Analiz Riska Zdorovʹû (Sep 2023)
Individual strategies for mitigating health risk under high epidemiological hazard (review of foreign studies)
Abstract
The COVID-19 pandemic created elevated risks for life and health of overwhelming majority of people all over the world. The situation called for global restructuring of activities performed by social institutions as well as for adaptation of people’s routine behaviors to this new reality. Common people faced a serious challenge of selecting an optimal self-preservation model that would allow achieving the maximum possible mitigation of health risks. This review covers empirical foreign studies with their focus on people’s health-related behavior during the COVID-19 pandemic with its aim being to identify different types of individual strategies for health risk mitigation. During the pandemic, protective behavior was influenced by social, cultural, sociodemographic, and individual and personality-related factors. Effects of micro-factors (age or education) could be different depending on a country. High healthcare literacy was a factor of selecting a protective behavior model regardless of any other characteristics. We can spot out three basic strategies for mitigating health risks under high epidemiological hazard: 1) a maximum protection strategy involving adherence to most medical recommendations on prevention of the coronavirus infection; 2) a dominating protection strategy that involves adherence to some basic recommendations (face mask wearing, frequent hand washing, and self-isolation); 3) a mixed strategy that includes periodical adherence to some recommendation on prevention of the infection, on the one hand, and some risky behaviors, on the other hand.
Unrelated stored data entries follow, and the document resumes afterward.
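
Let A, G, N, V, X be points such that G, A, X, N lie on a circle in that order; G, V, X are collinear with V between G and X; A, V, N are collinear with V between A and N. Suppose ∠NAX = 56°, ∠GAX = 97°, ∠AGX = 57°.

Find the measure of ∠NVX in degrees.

∠NVX = 82°

1. ∠NGX = 56°  [same arc XN]
2. ∠GNX = 83°  [cyclic GAXN, opposite ∠A+∠N]
3. ∠ANX = 57°  [same arc AX]
4. ∠GXN = 41°  [△GXN]
5. ∠NVX = 82°  [△XVN]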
Behavior strategies aimed at mental health protection are various and include, for example, those that are oriented at social networks as much as only possible (a strategy involving search for emotional support or an attempt to keep social contacts), as well as isolation strategies and deviant strategies. Some studies covered in the review suggest ways to consider peculiarities of individual and family behavior during the pandemics when solving tasks related to risks of infections spread in future.